I write this after coming home from a meeting that we have to attend every week for 13 weeks straight. These meetings are preparing us for a new unit in our building, and they offer education so that we have the knowledge to communicate and take care of our residents. I like these meetings because I enjoy learning more in my field, however, others see it as a burden and a waste of their time.
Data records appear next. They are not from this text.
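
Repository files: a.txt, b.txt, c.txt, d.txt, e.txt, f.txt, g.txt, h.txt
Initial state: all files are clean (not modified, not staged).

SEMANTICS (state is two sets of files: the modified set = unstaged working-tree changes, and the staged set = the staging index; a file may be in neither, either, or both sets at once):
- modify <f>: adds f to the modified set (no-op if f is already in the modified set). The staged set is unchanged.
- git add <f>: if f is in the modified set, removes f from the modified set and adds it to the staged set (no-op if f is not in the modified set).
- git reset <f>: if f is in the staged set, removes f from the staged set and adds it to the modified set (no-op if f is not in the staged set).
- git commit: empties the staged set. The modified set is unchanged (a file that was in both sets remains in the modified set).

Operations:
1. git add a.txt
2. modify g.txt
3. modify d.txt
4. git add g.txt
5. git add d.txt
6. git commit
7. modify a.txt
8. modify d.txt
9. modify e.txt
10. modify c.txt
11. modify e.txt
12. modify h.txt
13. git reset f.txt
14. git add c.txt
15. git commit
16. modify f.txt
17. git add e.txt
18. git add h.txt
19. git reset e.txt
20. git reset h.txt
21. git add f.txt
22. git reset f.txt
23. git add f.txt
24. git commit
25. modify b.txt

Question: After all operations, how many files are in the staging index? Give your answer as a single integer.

After op 1 (git add a.txt): modified={none} staged={none}
After op 2 (modify g.txt): modified={g.txt} staged={none}
After op 3 (modify d.txt): modified={d.txt, g.txt} staged={none}
After op 4 (git add g.txt): modified={d.txt} staged={g.txt}
After op 5 (git add d.txt): modified={none} staged={d.txt, g.txt}
After op 6 (git commit): modified={none} staged={none}
After op 7 (modify a.txt): modified={a.txt} staged={none}
After op 8 (modify d.txt): modified={a.txt, d.txt} staged={none}
After op 9 (modify e.txt): modified={a.txt, d.txt, e.txt} staged={none}
After op 10 (modify c.txt): modified={a.txt, c.txt, d.txt, e.txt} staged={none}
After op 11 (modify e.txt): modified={a.txt, c.txt, d.txt, e.txt} staged={none}
After op 12 (modify h.txt): modified={a.txt, c.txt, d.txt, e.txt, h.txt} staged={none}
After op 13 (git reset f.txt): modified={a.txt, c.txt, d.txt, e.txt, h.txt} staged={none}
After op 14 (git add c.txt): modified={a.txt, d.txt, e.txt, h.txt} staged={c.txt}
After op 15 (git commit): modified={a.txt, d.txt, e.txt, h.txt} staged={none}
After op 16 (modify f.txt): modified={a.txt, d.txt, e.txt, f.txt, h.txt} staged={none}
After op 17 (git add e.txt): modified={a.txt, d.txt, f.txt, h.txt} staged={e.txt}
After op 18 (git add h.txt): modified={a.txt, d.txt, f.txt} staged={e.txt, h.txt}
After op 19 (git reset e.txt): modified={a.txt, d.txt, e.txt, f.txt} staged={h.txt}
After op 20 (git reset h.txt): modified={a.txt, d.txt, e.txt, f.txt, h.txt} staged={none}
After op 21 (git add f.txt): modified={a.txt, d.txt, e.txt, h.txt} staged={f.txt}
After op 22 (git reset f.txt): modified={a.txt, d.txt, e.txt, f.txt, h.txt} staged={none}
After op 23 (git add f.txt): modified={a.txt, d.txt, e.txt, h.txt} staged={f.txt}
After op 24 (git commit): modified={a.txt, d.txt, e.txt, h.txt} staged={none}
After op 25 (modify b.txt): modified={a.txt, b.txt, d.txt, e.txt, h.txt} staged={none}
Final staged set: {none} -> count=0

Answer: 0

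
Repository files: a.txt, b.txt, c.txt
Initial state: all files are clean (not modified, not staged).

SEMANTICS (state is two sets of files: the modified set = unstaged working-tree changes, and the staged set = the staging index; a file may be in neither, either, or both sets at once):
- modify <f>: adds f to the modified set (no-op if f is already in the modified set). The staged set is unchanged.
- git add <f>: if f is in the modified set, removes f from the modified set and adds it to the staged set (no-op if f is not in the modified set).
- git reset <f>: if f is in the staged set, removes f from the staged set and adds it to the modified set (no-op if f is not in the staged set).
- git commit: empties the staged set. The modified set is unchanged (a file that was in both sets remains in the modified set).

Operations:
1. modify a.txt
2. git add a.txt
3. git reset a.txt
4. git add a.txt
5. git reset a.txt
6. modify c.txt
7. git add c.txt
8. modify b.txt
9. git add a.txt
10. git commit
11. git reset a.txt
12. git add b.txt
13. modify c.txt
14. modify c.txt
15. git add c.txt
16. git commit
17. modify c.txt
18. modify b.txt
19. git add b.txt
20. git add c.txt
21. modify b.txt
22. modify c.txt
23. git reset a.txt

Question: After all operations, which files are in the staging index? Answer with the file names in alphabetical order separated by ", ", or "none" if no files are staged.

Answer: b.txt, c.txt

Derivation:
After op 1 (modify a.txt): modified={a.txt} staged={none}
After op 2 (git add a.txt): modified={none} staged={a.txt}
After op 3 (git reset a.txt): modified={a.txt} staged={none}
After op 4 (git add a.txt): modified={none} staged={a.txt}
After op 5 (git reset a.txt): modified={a.txt} staged={none}
After op 6 (modify c.txt): modified={a.txt, c.txt} staged={none}
After op 7 (git add c.txt): modified={a.txt} staged={c.txt}
After op 8 (modify b.txt): modified={a.txt, b.txt} staged={c.txt}
After op 9 (git add a.txt): modified={b.txt} staged={a.txt, c.txt}
After op 10 (git commit): modified={b.txt} staged={none}
After op 11 (git reset a.txt): modified={b.txt} staged={none}
After op 12 (git add b.txt): modified={none} staged={b.txt}
After op 13 (modify c.txt): modified={c.txt} staged={b.txt}
After op 14 (modify c.txt): modified={c.txt} staged={b.txt}
After op 15 (git add c.txt): modified={none} staged={b.txt, c.txt}
After op 16 (git commit): modified={none} staged={none}
After op 17 (modify c.txt): modified={c.txt} staged={none}
After op 18 (modify b.txt): modified={b.txt, c.txt} staged={none}
After op 19 (git add b.txt): modified={c.txt} staged={b.txt}
After op 20 (git add c.txt): modified={none} staged={b.txt, c.txt}
After op 21 (modify b.txt): modified={b.txt} staged={b.txt, c.txt}
After op 22 (modify c.txt): modified={b.txt, c.txt} staged={b.txt, c.txt}
After op 23 (git reset a.txt): modified={b.txt, c.txt} staged={b.txt, c.txt}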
There are people who will bring in workplace drama, those that will do the bare minimum, and those that just don't care and will call in when they know their shift is short.

As a Certified Nurse Assistant, you help your residents, and you try to give them the best care that you can provide. That is the number one rule. If anything, that is the golden rule in nursing. When you step in on that floor, you are expected to give your full effort in giving the residents the care they need. Meanwhile, others step in and couldn't give a damn.

What upset me the most after the meeting was that we had to talk about abuse. We had to discuss what abuse was and why we need to treat our patients with dignity, respect, and kindness. As a CNA that is my work. I was saddened that something like this occurred, and that someone would demean a resident in a way that no one should be treated.

I'm furious, upset, and confused. The people that work in this field are there because they care, and they want to help those that cannot help themselves. So, why would they do such a thing?

It made me think of all the other negatives that I encounter in my field. The lack of appreciation from other staff and the constant undermining is tough. Nurses telling you that you are not doing your job right, or management becoming picky when you cannot chart between your residents is difficult. There is always something that you are doing wrong in someone else's eyes, and there is never a thank you when you leave your shift and everyone is clean and taken care of. There is no one to pat your back other than yourself, and you have to be your own cheerleader for a place that only looks at you as the lowest of the totem pole.

There are never enough of you. I say that because there is always a demand for CNAs, and no matter how many you have in a facility, there will never be enough. You will be short one shift or another, and you will have to scramble to reach everyone to make sure they are taken care of properly.

You come home and you have to go right back to bed because you took extra shifts. You are exhausted, and yet you still come in and put all your energy into work because you think of the residents. You consider what it would be like to not have anyone to care for you. You put them before yourself.

No one tells you any negatives as you are getting trained and go through clinicals. They only tell you that you are going into a profession that will help those that cannot help themselves, and that you should be proud of your job. It is not incorrect, but it is not fully true.

You will get called names, cursed at, abused, and you will get over-worked. No one will tell you thank you, and no one will baby you through your shift. You are a CNA. You take care of those that cannot take care of themselves. You are there to help and give care. Yes, there are negatives and you will want to quit like I've wanted to do multiple times. I will admit it. You will get upset and frustrated. This is not an easy job, and it was not intended to be, but you will get through it if you keep your heart open and honest. Do your work diligently, and do what you can to make others' lives better. That is the only reward you need to overcome the negatives.